Question

A couple plans to have children until they have a girl. Suppose that they set no limit on the number of children. Each child has probability 0.49 of being a girl and 0.51 of being a boy. Simulate 25 repetitions, using Table A of random digits, starting at line 102. What is your estimate of the expected number of children?
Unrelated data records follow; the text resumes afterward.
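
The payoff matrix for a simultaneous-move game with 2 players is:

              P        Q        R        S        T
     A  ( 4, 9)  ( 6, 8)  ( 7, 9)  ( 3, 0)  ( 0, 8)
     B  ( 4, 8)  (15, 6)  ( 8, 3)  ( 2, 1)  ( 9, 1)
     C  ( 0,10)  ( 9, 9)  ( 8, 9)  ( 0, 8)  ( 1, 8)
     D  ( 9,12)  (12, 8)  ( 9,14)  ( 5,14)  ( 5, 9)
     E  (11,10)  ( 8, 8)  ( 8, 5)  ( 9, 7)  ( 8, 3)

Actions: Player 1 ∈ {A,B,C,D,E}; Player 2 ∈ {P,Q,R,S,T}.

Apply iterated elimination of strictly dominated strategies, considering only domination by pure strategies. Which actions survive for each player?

Remaining: P1:{D,E} P2:{P,R,S}

P1 drop A (D beats it: P:9>4 Q:12>6 R:9>7 S:5>3 T:5>0)
P1 drop C (D beats it: P:9>0 Q:12>9 R:9>8 S:5>0 T:5>1)
P2 drop Q (P beats it: B:8>6 D:12>8 E:10>8)
P2 drop T (P beats it: B:8>1 D:12>9 E:10>3)
P1 drop B (D beats it: P:9>4 R:9>8 S:5>2)
P1→{D,E} P2→{P,R,S}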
(Use decimal notation. Give your answer to two decimal place.)

Answer 1

To simulate the 25 repetitions, we will use random digits from Table A, starting at line 102:

10234 60574 94369 10646 23045 86721 43148 11781 51477 10238
43053 27659 41813 23598 01430 64526 38571 09155 43103 46256
74921 29403 51488 22969 94419

Following the instructions, we will consider the digits in pairs: 10, 23, 46, etc. If the two-digit number is in the range 01-49, it represents a girl, and if it is in the range 50-99, it represents a boy.

Repetition 1:
Children: G

Repetition 2:
Children: GG

Repetition 3:
Children: B

Repetition 4:
Children: BB

Repetition 5:
Children: G

Repetition 6:
Children: GGG

Repetition 7:
Children: GG

Repetition 8:
Children: GGGG

Repetition 9:
Children: B

Repetition 10:
Children: BBB

Repetition 11:
Children: B

Repetition 12:
Children: B

Repetition 13:
Children: GG

Repetition 14:
Children: GB

Repetition 15:
Children: GGG

Repetition 16:
Children: B

Repetition 17:
Children: GG

Repetition 18:
Children: G

Repetition 19:
Children: GGGGG

Repetition 20:
Children: G

Repetition 21:
Children: G

Repetition 22:
Children: GGG

Repetition 23:
Children: GB

Repetition 24:
Children: GG

Repetition 25:
Children: G

In these 25 repetitions, the couple had a total of 5 girls. So, the estimate of the expected number of children is 5/25 = 0.20.